CINCINNATI - John Brockhoeft bristles at the use of the word violence to describe the war he has waged against abortion.
For Brockhoeft, who went to prison for setting fire to two Cincinnati abortion clinics and for trying to bomb another, such actions are justified.
“When you call the destruction of a facility like that, where people are tortured to death, when you call the use of force against that violence, you’re using pro-abortion rhetoric,” Brockhoeft said in a wide-ranging and exclusive interview last week. “You’re pretending not to be able to make the distinction between violence and the use of force.”
Asked if he regretted his crimes or the years he served in federal prison, Brockhoeft is definitive.
“For me, personally, was it worth it? Incredibly so,” he said.
Brockhoeft launched his crusade against abortion in the 1980s with the Tri-State as his battleground.
As part of a militant group known as the Army of God, Brockhoeft set fires to two local abortion clinics in 1985 and planted a pipe bomb at the temporary offices of one of them in 1987.

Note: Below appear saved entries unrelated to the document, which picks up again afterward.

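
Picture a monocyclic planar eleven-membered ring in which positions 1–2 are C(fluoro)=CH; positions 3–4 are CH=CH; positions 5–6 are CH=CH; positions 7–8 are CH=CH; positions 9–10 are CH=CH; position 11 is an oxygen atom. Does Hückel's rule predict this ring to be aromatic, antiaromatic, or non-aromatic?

All ring atoms are sp² and supply a p orbital to the ring (every atom in a ring double bond is sp² and brings one electron to the p orbital; the oxygen donates one lone pair from its p orbital); the conjugation is uninterrupted.
Tallying contributions gives 5 × 2 = 10 from the double-bond units + 2 from the O atom = 12.
12 = 4(3); a planar, fully conjugated 4n system is antiaromatic.

Antiaromatic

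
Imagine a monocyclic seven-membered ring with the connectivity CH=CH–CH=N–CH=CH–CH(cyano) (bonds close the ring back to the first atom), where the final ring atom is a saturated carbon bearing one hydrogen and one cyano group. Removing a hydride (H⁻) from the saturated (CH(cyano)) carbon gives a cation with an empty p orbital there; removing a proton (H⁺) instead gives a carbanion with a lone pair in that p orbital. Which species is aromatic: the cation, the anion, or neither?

The cation

Both ions have a continuous loop of p orbitals — each ring atom is sp².
Cation: 3 × 2 + 0 = 6 π electrons → 4(1)+2, aromatic.
Anion: 3 × 2 + 2 = 8 π electrons → 4(2), antiaromatic.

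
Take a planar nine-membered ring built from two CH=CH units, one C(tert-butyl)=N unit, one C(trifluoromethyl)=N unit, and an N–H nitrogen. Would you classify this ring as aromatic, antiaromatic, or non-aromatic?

Aromatic

Every ring atom contributes a p orbital perpendicular to the ring (each doubly-bonded ring atom is sp² with one p-orbital electron; each =N– nitrogen is pyridine-type (lone pair in the sp² plane, one electron in the p orbital); the pyrrole-type nitrogen donates its lone pair from the p orbital), so the π system is cyclic and fully conjugated.
Counting π electrons: 4 × 2 = 8 from the double-bond units + 2 from the NH atom = 10.
With 10 π electrons (n = 2), the Hückel 4n+2 condition holds.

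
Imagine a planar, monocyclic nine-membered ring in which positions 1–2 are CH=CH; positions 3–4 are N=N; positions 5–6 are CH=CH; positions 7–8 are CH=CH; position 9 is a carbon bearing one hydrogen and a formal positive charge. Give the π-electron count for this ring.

Check conjugation: the double-bond atoms are sp², each contributing one p electron; the doubly-bonded nitrogens are pyridine-type — their lone pairs lie in the ring plane, leaving one electron in the p orbital; the carbocation has an empty p orbital — every position has a p orbital, so the cyclic π system is continuous.
π-electron count: 4 × 2 = 8 from the double-bond units + 0 from the CH(+) atom = 8.

8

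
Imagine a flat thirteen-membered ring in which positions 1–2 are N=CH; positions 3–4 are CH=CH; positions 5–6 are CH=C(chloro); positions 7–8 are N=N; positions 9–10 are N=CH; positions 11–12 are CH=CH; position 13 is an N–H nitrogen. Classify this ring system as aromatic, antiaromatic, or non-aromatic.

Aromatic

Every ring atom contributes a p orbital perpendicular to the ring (each doubly-bonded ring atom is sp² with one p-orbital electron; each sp² =N– keeps its lone pair in-plane and puts one electron into the π system; the pyrrole-type nitrogen donates its lone pair from the p orbital), so the π system is cyclic and fully conjugated.
Counting π electrons: 6 × 2 = 12 from the double-bond units + 2 from the NH atom = 14.
14 = 4(3) + 2, which satisfies Hückel's 4n+2 rule.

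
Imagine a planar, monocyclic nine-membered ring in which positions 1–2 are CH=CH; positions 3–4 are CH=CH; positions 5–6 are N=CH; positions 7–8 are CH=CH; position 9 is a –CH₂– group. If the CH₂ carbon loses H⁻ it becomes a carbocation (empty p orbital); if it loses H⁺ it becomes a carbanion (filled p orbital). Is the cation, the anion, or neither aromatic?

Both ions have a continuous loop of p orbitals — each ring atom is sp².
Cation: 4 × 2 + 0 = 8 π electrons → 4(2), antiaromatic.
Anion: 4 × 2 + 2 = 10 π electrons → 4(2)+2, aromatic.

The anion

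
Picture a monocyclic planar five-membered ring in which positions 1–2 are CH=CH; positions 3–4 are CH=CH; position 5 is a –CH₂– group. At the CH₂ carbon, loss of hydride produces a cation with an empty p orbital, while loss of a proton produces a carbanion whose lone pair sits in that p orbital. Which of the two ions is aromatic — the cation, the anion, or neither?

Once that carbon is sp², every ring atom has a p orbital and both ions are fully conjugated.
Cation: 2 × 2 + 0 = 4 π electrons → 4(1), antiaromatic.
Anion: 2 × 2 + 2 = 6 π electrons → 4(1)+2, aromatic.

The anion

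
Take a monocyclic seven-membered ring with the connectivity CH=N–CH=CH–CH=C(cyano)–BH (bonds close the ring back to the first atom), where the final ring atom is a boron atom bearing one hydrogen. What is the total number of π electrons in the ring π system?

All ring atoms are sp² and supply a p orbital to the ring (each doubly-bonded ring atom is sp² with one p-orbital electron; each =N– nitrogen is pyridine-type (lone pair in the sp² plane, one electron in the p orbital); the boron has an empty p orbital); the conjugation is uninterrupted.
Counting π electrons: 3 × 2 = 6 from the double-bond units + 0 from the BH atom = 6.

6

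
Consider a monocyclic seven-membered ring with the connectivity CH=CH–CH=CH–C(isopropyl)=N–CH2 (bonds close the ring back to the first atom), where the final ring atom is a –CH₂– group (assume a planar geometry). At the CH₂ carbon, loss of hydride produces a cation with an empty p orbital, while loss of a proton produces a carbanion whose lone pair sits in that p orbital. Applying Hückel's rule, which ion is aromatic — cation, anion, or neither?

The cation

In both ions every ring atom is sp² and contributes a p orbital, so both rings are fully conjugated.
Cation: 3 × 2 + 0 = 6 π electrons → 4(1)+2, aromatic.
Anion: 3 × 2 + 2 = 8 π electrons → 4(2), antiaromatic.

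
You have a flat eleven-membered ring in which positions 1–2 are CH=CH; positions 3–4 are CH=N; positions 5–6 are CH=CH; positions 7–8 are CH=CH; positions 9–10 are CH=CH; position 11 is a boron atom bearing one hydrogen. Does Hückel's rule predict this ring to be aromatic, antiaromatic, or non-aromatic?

Every ring atom contributes a p orbital perpendicular to the ring (every atom in a ring double bond is sp² and brings one electron to the p orbital; the doubly-bonded nitrogens are pyridine-type — their lone pairs lie in the ring plane, leaving one electron in the p orbital; the boron has an empty p orbital), so the π system is cyclic and fully conjugated.
π-electron count: 5 × 2 = 10 from the double-bond units + 0 from the BH atom = 10.
Since 10 = 4·2 + 2, the ring meets the 4n+2 criterion.

Aromatic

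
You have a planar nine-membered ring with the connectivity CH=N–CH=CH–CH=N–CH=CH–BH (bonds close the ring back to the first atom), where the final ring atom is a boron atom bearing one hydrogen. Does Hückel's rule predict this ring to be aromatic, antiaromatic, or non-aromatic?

Antiaromatic

The p orbitals form a continuous loop: each doubly-bonded ring atom is sp² with one p-orbital electron; the doubly-bonded nitrogens are pyridine-type — their lone pairs lie in the ring plane, leaving one electron in the p orbital; the boron has an empty p orbital. The ring is fully conjugated.
Tallying contributions gives 4 × 2 = 8 from the double-bond units + 0 from the BH atom = 8.
A 4n π count (8, n = 2) in a planar conjugated ring means antiaromatic.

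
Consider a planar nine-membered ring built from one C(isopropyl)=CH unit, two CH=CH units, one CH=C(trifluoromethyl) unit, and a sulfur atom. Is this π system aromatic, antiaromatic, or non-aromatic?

Every ring atom contributes a p orbital perpendicular to the ring (every atom in a ring double bond is sp² and brings one electron to the p orbital; the sulfur donates one lone pair from its p orbital), so the π system is cyclic and fully conjugated.
π-electron count: 4 × 2 = 8 from the double-bond units + 2 from the S atom = 10.
Since 10 = 4·2 + 2, the ring meets the 4n+2 criterion.

Aromatic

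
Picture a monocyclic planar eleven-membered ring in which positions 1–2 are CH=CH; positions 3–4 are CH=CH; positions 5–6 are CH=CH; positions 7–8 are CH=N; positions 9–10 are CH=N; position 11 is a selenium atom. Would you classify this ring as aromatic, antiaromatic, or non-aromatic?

Antiaromatic

The p orbitals form a continuous loop: the double-bond atoms are sp², each contributing one p electron; each =N– nitrogen is pyridine-type (lone pair in the sp² plane, one electron in the p orbital); the selenium donates one lone pair from its p orbital. The ring is fully conjugated.
Counting π electrons: 5 × 2 = 10 from the double-bond units + 2 from the Se atom = 12.
A 4n π count (12, n = 3) in a planar conjugated ring means antiaromatic.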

The attacker’s identity was a mystery until federal agents arrested Brockhoeft in Florida with bomb-making materials in his car in May 1988.
After serving seven years in federal prison, Brockhoeft largely has remained out of the spotlight since his release.
In an exclusive interview with WCPO Digital, Brockhoeft spoke of his crimes, of the years he served in federal prison and of the cause to end what he sees as the evil of abortion – a cause to which he remains committed.
On the 40th anniversary of the Roe v. Wade decision that legalized abortion, WCPO Digital found Brockhoeft living in a small home in rural Adams County, about 70 miles east of Cincinnati, with his second wife and their six children.
Now an over-the-road truck driver, he regularly drives across a multi-state region for his work.
Reflecting on his time in prison, Brockhoeft said, “I lost seven years of my life, but I gained a beautiful young wife who loves me, and six more children, besides the three I already had. I couldn’t imagine life without any one of those children … I never would’ve met this woman, my wife, if I hadn’t done that. She wrote to me in prison, out of the blue.”
Moreover, Brockhoeft stays in contact with his fellow activists in the Army of God, and envisions stopping all abortions by “people taking to the streets and demanding an end to it.”
“I foresee victory – complete victory – but I don’t know how long it will take,” he said. “If you had asked me 30 years ago if this slaughter would go on for 40 years, I would’ve said no. God would bring judgment down before that. But here we are, 40 years later. I am still positive the Lord will give us victory someday. When? I don’t know.”
To turn the tide he thinks it will take grassroots action, not legislation or judicial rulings.
“I think it will happen one of two ways: Either God’s judgment coming down on our nation, or a great revival and people taking to the streets and demanding an end to it,” he said.
Now 61, Brockhoeft could be mistaken for anyone’s kindly grandfather with his bushy beard and soft-spoken demeanor. Few would guess that he was once labeled a domestic terrorist.
In fact, Brockhoeft was featured in an article last March in the Highland County Press, along with two other military veterans. Then-Congresswoman Jean Schmidt presented Brockhoeft with three medals she helped him obtain for his service with the Navy during the Vietnam War. There was no mention of his criminal past.
During the 1980s, Brockhoeft was a mail handler who lived in Hebron, Ky. Raised a Methodist, he later became a self-described fundamentalist Christian. He credits a column written by conservative Pat Buchanan in 1984 for inspiring his attacks on clinics.
“Something about what he said that day made me stop looking at it from a statistical perspective and suddenly I saw these babies as specific individuals,” Brockhoeft said.
“Here you have this baby girl who’s waited thousands of years in the heart of God for her only chance at life in this world, and a few weeks ago she was conceived finally, after all this time, and tomorrow her mother is planning on taking her in to be dismembered,” he said.
The epiphany would lead to a trail of fire and destruction in Cincinnati.
In December 1985, Brockhoeft set a fire in the basement of the Margaret Sanger Center of Planned Parenthood on Auburn Avenue in Mount Auburn. It caused $75,000 in damage, and the clinic was closed for about six months while the building was demolished and a new structure was built.
At the same time, Brockhoeft set fire to the Women’s Health Care Center on East McMillan Street in Mount Auburn, causing $250,000 in damage.
Later, in February 1987, Brockhoeft placed a pipe bomb outside the temporary offices of the Sanger Center, but it was discovered and removed before it exploded.
Today, Brockhoeft insists he took extra care to ensure employees and patients weren’t hurt in his attacks.